The Russian crude supply crisis caused by contamination at the Druzhba pipeline has an unexpected victim, with the transatlantic MR product tanker trade feeling the impact.
Arbitrage economics for gasoline shipments from north-west Europe to the US East Coast, the bread-and-butter trade for MR owners, have significantly worsened on the strong European gasoline market following the Druzhba incident over the Easter weekend last month.
Data from broker PVM Oil shows gasoline in north-west Europe has been trading at a premium to gasoline at New York Harbor since mid-May for the first time at this time of the year during the 2010s.
“The main issue is European gasoline markets are quite tight now,” Energy Aspects’ head of oil products, Robert Campbell, tells TradeWinds. “Obviously this means the arbitrage to the US market is less viable.”
Coupled with periodic unplanned maintenance at several European refineries, lower Russian oil supply has led to lower gasoline production in Europe and consequently curbed cargo outflows, according to market participants.
Kpler data suggests only 264,000 tonnes of north-west European gasoline sailed to the Americas last week, down 43% from the previous week. Shipments this week could be as low as 118,000 tonnes.
Rather than pulling in European gasoline, US energy firms are finding more incentives in processing domestic crude, with the wider discount of West Texas Intermediate (WTI) grade to Brent, according to Braemar ACM’s east-of-Suez tanker research head, Anoop Singh.
“The loss of [Russian] Urals barrels [transported by Druzhba] increased demand for Brent, as a replacement crude,” Singh says.
Gasoline can be more profitably refined on the US East Coast using WTI crude compared to the landed price of European gasoline, he adds, after accounting for higher costs in Jones Act shipping on the domestic trade.
Persistent Druzhba woes
Having found high concentrations of organic chloride in millions of tonnes of Urals crude, European authorities and pipeline operator Transneft halted operations at the 5,500-kilometre (3,400-mile) Druzhba network for more than 10 days.
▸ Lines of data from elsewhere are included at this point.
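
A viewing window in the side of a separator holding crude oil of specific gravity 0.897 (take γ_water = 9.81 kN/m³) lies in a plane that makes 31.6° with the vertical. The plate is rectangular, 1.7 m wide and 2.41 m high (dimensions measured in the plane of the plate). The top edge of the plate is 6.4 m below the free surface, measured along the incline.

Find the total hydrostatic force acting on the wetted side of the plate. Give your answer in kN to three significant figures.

F ≈ 234 kN

γ = 0.897 × 9.81 = 8.79957 kN/m³.
The plate makes 31.6° with the vertical, i.e. θ = 90° − 31.6° = 58.4° to the horizontal. Measuring y along the incline from the free-surface line, vertical depth h = y·sinθ with sinθ = 0.851727.
The centroid lies 2.41/2 = 1.205 m below the top edge, so y_c = 6.4 + 1.205 = 7.605 m and h_c = 7.605 × 0.851727 = 6.47738 m.
A = 1.7 × 2.41 = 4.097 m².
Resultant F = γ·h_c·A = 8.79957 × 6.47738 × 4.097 = 233.521 kN.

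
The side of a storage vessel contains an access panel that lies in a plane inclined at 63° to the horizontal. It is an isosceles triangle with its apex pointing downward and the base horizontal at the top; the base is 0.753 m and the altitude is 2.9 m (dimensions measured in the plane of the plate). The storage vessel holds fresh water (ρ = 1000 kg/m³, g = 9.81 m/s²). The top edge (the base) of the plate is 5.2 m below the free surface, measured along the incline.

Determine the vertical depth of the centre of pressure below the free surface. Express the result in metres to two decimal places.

h_p = 5.56 m

γ = ρg = 1000 × 9.81 = 9810 N/m³ = 9.81 kN/m³.
Let θ = 63° be the plate's angle to the horizontal; measure y along the incline from where the plane meets the free surface. Vertical depth h = y·sinθ with sinθ = 0.891007.
With the apex down, the centroid sits h/3 = 2.9/3 = 0.966667 m below the base (the top edge), so y_c = 5.2 + 0.966667 = 6.16667 m and h_c = 6.16667 × 0.891007 = 5.49455 m.
A = ½ × 0.753 × 2.9 = 1.09185 m².
Resultant F = γ·h_c·A = 9.81 × 5.49455 × 1.09185 = 58.8524 kN.
I_c = b·h³/36 = 0.753 × 2.9³/36 = 0.510137 m⁴.
Centre of pressure: y_p = y_c + I_c/(y_c·A) = 6.16667 + 0.510137/(6.16667 × 1.09185) = 6.16667 + 0.0757658 = 6.24244 m along the plane.
Vertically, h_p = y_p·sinθ = 6.24244 × 0.891007 = 5.56206 m.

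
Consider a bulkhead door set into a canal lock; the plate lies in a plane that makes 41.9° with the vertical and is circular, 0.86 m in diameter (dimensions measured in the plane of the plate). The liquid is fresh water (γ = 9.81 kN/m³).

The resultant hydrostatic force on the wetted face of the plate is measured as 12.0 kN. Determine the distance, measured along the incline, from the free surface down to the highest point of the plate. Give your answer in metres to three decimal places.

y_top ≈ 2.399 m

γ = 9.81 kN/m³.
A = π(0.43)² = 0.58088 m².
From F = γ·h_c·A, the centroid depth is h_c = 12.0/(9.81 × 0.58088) = 2.10584 m.
The plate makes 41.9° with the vertical, i.e. θ = 90° − 41.9° = 48.1° to the horizontal. Measuring y along the incline from the free-surface line, vertical depth h = y·sinθ with sinθ = 0.744312.
Along the incline, y_c = h_c/sinθ = 2.10584/0.744312 = 2.82924 m.
The centroid is at the centre, 0.43 m below the top of the plate, so the highest point sits at y_top = 2.82924 − 0.43 = 2.39924 m along the incline.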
Although the pipeline has gradually resumed supply to Hungary and Slovakia, flows to Germany remain suspended, according to Bloomberg NEF.
The resumption has partly contributed to the recovery in north-west Europe to US East Coast MR rates, which have been below $10,000 per day for most of May.
When running normally, the Druzhba system can supply one million barrels per day (bpd) of crude to Poland, Germany, Hungary, Slovakia and the Czech Republic.
However, full operation is not expected to resume until late June at the earliest, which could curb any further gains in MR earnings.
“A few refineries impacted by contamination will need to undergo unplanned maintenance. That will mean a greater draw in gasoline stocks in Europe,” Singh says.
“However, the gasoline outage in these countries is relatively small, at about 60,000 bpd.
“On the whole, we expect the freight rates to recover off the lows of the last few weeks, though do not expect a dramatic recovery in the short term.”
Richard Matthews, head of research at Gibson Shipbrokers, points out that West African cargo demand and the approach of summer — when US gasoline demand rises — are also important factors.
“The fundamentals don't seem hugely supportive” for the north-west European MR market with the transatlantic gasoline arbitrage window shut, he says.
Further outlook “may come down more to positions or [whether] West African demand is emerging,” he says, adding that much will depend on how gasoline stocks and US refinery runs respond following the Memorial Day weekend.